Jedoch bezweckt die Vorschrift nicht, dass Zulassungen zu einem „Handelsgut" verkommen, sondern ausschließlich die Fortführung der Praxis. Steht daher für den Erwerber die Praxis bzw. deren Fortführung klar im Vordergrund und orientiert sich der zu zahlende Kaufpreis ausschließlich an der Ertragskraft dieser Praxis auf Grund deren Patientenstruktur, so stellt die (fortgeführte) Praxis zusammen mit dem bisherigen Patientenstamm eine - auch steuerlich - untrennbare Einheit mit der Kassenzulassung dar; letztere bildet den Praxiswert (Michels/Ketteler-Eising, a. a. O.). Dieser ist in besonderem Maße gekennzeichnet durch das persönliche Vertrauensverhältnis zwischen Arzt und Patient; der Übernehmer muss sich in dieses einfinden.

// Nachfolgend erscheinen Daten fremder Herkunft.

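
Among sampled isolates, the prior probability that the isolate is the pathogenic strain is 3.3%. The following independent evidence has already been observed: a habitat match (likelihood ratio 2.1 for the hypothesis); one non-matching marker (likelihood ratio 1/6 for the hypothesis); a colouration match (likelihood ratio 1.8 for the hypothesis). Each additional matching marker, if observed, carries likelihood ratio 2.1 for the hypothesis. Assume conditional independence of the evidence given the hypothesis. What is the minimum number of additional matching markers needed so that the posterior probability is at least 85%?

8

Prior odds = 0.033/0.967 = 33/967.
Combined Bayes factor of the evidence already in hand = 2.1 × (1/6) × 1.8 = 0.63.
Odds after that evidence = (33/967) × 0.63 = 2079/96700.
Target odds = 0.85/0.15 = 17/3.
Need 2.1ⁿ ≥ 17/3 ÷ (2079/96700) = 1643900/6237.
2.1⁷ ≈180.109 falls short of 1643900/6237 but 2.1⁸ ≈378.229 reaches it, so n = 8.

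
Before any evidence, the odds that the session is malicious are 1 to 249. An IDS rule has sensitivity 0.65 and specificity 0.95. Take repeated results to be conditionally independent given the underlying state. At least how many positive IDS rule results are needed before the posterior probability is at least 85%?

Prior odds = 1/249.
False-positive rate = 1 − 0.95 = 0.05; likelihood ratio of a positive = 0.65/0.05 = 13.
Target odds: 0.85 ÷ 0.15 = 17/3.
Require 13ⁿ ≥ 17/3 ÷ (1/249) = 1411.
13² = 169 falls short of 1411 but 13³ = 2197 reaches it, so n = 3.

3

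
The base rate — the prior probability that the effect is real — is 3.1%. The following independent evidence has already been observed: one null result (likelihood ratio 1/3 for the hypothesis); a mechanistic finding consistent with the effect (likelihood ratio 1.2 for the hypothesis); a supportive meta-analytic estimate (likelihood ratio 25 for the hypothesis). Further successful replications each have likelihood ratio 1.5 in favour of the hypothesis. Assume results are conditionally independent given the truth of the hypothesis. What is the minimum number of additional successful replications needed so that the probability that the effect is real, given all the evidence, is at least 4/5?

Prior odds = 0.031/0.969 = 31/969.
Combined Bayes factor of the evidence already in hand = (1/3) × 1.2 × 25 = 10.
Odds after that evidence = (31/969) × 10 = 310/969.
Target odds = 0.8/0.2 = 4.
Need 1.5ⁿ ≥ 4 ÷ (310/969) = 1938/155.
1.5⁶ = 11.390625 falls short of 1938/155 but 1.5⁷ = 17.0859375 reaches it, so n = 7.

7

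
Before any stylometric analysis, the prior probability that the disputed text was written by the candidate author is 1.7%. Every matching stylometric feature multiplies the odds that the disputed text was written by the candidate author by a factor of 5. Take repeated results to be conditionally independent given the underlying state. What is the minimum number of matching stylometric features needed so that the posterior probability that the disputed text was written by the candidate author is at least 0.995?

Prior odds = 0.017/0.983 = 17/983.
Likelihood ratio per matching stylometric feature = 5.
Target odds: 0.995 ÷ 0.005 = 199.
Require 5ⁿ ≥ 199 ÷ (17/983) = 195617/17.
5⁵ = 3125 falls short of 195617/17 but 5⁶ = 15625 reaches it, so n = 6.

6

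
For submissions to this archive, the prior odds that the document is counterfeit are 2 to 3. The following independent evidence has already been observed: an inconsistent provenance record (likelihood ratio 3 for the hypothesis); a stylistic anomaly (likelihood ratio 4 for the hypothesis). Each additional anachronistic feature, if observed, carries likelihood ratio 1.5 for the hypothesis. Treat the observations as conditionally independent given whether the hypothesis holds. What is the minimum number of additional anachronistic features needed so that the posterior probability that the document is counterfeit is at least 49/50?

5

Prior odds = 2/3.
Combined Bayes factor of the evidence already in hand = 3 × 4 = 12.
Odds after that evidence = (2/3) × 12 = 8.
Target odds = 0.98/0.02 = 49.
Need 1.5ⁿ ≥ 49 ÷ 8 = 6.125.
1.5⁴ = 5.0625 falls short of 6.125 but 1.5⁵ = 7.59375 reaches it, so n = 5.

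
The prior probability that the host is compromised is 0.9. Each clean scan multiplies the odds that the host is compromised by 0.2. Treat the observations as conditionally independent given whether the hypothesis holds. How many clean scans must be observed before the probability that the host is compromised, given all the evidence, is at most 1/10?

3

Prior odds = 0.9/0.1 = 9.
Likelihood ratio per clean scan = 0.2.
Target posterior odds = 0.1/0.9 = 1/9.
Need 9 × 0.2ⁿ ≤ 1/9, i.e. 0.2ⁿ ≤ 1/81.
0.2² = 0.04 is still above 1/81 but 0.2³ = 0.008 is at or below it, so n = 3.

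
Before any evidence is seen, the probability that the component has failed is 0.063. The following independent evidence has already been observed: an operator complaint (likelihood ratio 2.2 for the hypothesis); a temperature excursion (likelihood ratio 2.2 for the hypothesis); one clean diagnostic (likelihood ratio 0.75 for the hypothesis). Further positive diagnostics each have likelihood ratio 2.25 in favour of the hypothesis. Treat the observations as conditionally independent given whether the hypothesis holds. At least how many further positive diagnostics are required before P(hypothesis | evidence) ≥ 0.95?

Prior odds = 0.063/0.937 = 63/937.
Combined Bayes factor of the evidence already in hand = 2.2 × 2.2 × 0.75 = 3.63.
Odds after that evidence = (63/937) × 3.63 = 22869/93700.
Target odds = 0.95/0.05 = 19.
Need 2.25ⁿ ≥ 19 ÷ (22869/93700) = 1780300/22869.
2.25⁵ = 59049/1024 falls short of 1780300/22869 but 2.25⁶ = 531441/4096 reaches it, so n = 6.

6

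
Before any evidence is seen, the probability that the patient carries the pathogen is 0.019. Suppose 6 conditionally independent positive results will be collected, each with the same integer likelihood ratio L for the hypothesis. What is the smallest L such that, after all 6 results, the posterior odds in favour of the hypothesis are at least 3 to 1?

Prior odds = 0.019/0.981 = 19/981.
Target odds = 3.
Need L⁶ ≥ 3 ÷ (19/981) = 2943/19.
2⁶ = 64 < 2943/19 ≤ 729 = 3⁶, so L = 3.

3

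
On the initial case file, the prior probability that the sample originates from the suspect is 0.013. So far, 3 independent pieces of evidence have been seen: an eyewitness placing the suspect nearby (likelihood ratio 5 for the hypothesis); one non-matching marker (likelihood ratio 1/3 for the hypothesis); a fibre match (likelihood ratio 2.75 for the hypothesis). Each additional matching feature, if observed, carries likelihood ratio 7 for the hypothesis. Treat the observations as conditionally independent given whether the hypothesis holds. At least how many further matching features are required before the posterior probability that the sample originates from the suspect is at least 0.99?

Prior odds = 0.013/0.987 = 13/987.
Combined Bayes factor of the evidence already in hand = 5 × (1/3) × 2.75 = 55/12.
Odds after that evidence = (13/987) × 55/12 = 715/11844.
Target odds = 0.99/0.01 = 99.
Need 7ⁿ ≥ 99 ÷ (715/11844) = 106596/65.
7³ = 343 falls short of 106596/65 but 7⁴ = 2401 reaches it, so n = 4.

4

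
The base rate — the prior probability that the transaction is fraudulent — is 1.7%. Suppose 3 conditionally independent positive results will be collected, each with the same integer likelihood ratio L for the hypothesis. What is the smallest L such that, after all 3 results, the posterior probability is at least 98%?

Prior odds = 0.017/0.983 = 17/983.
Target odds = 0.98/0.02 = 49.
Need L³ ≥ 49 ÷ (17/983) = 48167/17.
14³ = 2744 < 48167/17 ≤ 3375 = 15³, so L = 15.

15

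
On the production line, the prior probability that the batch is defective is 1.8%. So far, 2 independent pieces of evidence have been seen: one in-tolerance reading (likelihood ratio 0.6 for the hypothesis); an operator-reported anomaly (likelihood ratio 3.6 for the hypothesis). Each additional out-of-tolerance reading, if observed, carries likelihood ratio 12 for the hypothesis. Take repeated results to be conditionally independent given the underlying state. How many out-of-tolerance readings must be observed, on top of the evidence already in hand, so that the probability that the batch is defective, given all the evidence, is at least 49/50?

3

Prior odds = 0.018/0.982 = 9/491.
Combined Bayes factor of the evidence already in hand = 0.6 × 3.6 = 2.16.
Odds after that evidence = (9/491) × 2.16 = 486/12275.
Target odds = 0.98/0.02 = 49.
Need 12ⁿ ≥ 49 ÷ (486/12275) = 601475/486.
12² = 144 falls short of 601475/486 but 12³ = 1728 reaches it, so n = 3.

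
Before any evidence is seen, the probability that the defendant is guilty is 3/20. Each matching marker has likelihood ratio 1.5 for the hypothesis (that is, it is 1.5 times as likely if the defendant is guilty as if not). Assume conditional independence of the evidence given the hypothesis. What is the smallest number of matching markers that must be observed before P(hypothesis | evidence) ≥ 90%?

Prior odds: 0.15 ÷ 0.85 = 3/17.
Likelihood ratio per matching marker = 1.5.
Target odds: 0.9 ÷ 0.1 = 9.
Need (3/17) × 1.5ⁿ ≥ 9, i.e. 1.5ⁿ ≥ 51.
1.5⁹ = 19683/512 falls short of 51 but 1.5¹⁰ = 59049/1024 reaches it, so n = 10.

10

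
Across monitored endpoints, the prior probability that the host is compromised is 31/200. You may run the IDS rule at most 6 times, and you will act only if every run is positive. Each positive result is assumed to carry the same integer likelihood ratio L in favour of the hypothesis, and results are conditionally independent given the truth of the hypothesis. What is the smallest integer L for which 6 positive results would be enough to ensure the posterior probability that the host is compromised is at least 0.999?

Prior odds = 0.155/0.845 = 31/169.
Target odds = 0.999/0.001 = 999.
Need L⁶ ≥ 999 ÷ (31/169) = 168831/31.
4⁶ = 4096 < 168831/31 ≤ 15625 = 5⁶, so L = 5.

5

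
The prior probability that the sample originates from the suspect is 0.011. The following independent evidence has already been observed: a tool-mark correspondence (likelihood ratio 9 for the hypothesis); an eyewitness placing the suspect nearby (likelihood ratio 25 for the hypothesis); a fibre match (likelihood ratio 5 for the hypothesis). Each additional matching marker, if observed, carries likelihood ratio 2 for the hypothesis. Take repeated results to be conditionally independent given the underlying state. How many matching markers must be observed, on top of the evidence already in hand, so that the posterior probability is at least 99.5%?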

            Unterschied zur Güterfernverkehrskonzession

Im Streitfall stand die Fortführung der Praxis durch den Kläger klar im Vordergrund. Er übernahm mit Ausnahme der Privatpatienten den gesamten Patientenstamm/die Patientenkartei sowie die materiellen Wirtschaftsgüter der Praxis. Der Vertragsarztsitz blieb bestehen; eine Wegverlegung war auch nicht beabsichtigt. Zwar hat die höchstrichterliche Rechtsprechung bspw. Güterfernverkehrskonzessionen auch dann noch als „firmenwertähnliche", also vom Firmenwert abzuspaltende, eigenständige, immaterielle und nicht abschreibbare Wirtschaftsgüter behandelt, nachdem ab dem 9.7.1979 durch § 10 Abs. 3 GüKG (in der damaligen Fassung) für neu zu erteilende Genehmigungen ein Vergabeverfahren durch öffentliche Ausschreibung eingeführt worden waren (vgl. BFH-Urteil vom 22.3.1989 - 2 R 15/86, BStBl. II 1989, 644, m. w. N.). Allerdings wurde dort durch das vereinfachte Verfahren nach § 10 Abs. 4 GüKG sichergestellt, dass ein Erwerber eines ganzen Speditionsunternehmens in Absicht der Betriebsfortführung die dem Veräußerer bislang erteilten Genehmigungen übernehmen konnte; sie wurden für den Einzelnachfolger/Konzessionsbewerber „bereitgehalten". Eine dem (damaligen) § 10 Abs. 4 GüKG vergleichbare Regelung enthält § 103 SGB V aber nicht; der Vertragsarztsitz ist immer auszuschreiben und der Nachfolger ist „nach pflichtgemäßem Ermessen" auszuwählen. Wenn gleich der Übergeber - wie ausgeführt - erheblichen Einfluss hinsichtlich der Auswahl des Praxisnachfolgers hat, bleibt es doch dabei, dass der potentielle Praxiserwerber keinen Anspruch auf Auswahl im Nachbesetzungsverfahren hat. Ein dort nicht berücksichtigter Erwerber könnte bei einem vorrangigen Eintrag seiner Person in der Warteliste (§ 103 Abs. 5 SGB V) und ggfs. gleicher oder besserer Qualifikation ggfs. Schadensersatzansprüche gegen den Zulassungsausschuss geltend machen.

Die Revision wird gem. § 115 Abs. 2 Nr. 1 und 2 FGO zugelassen.

Die Kostenentscheidung ergibt sich aus § 135 Abs. 1 FGO; der Ausspruch über deren vorläufige Vollstreckbarkeit beruht auf §§ 151 Abs. 3, 155 FGO i. V. m. §§ 708 Nr. 10, 711 ZPO.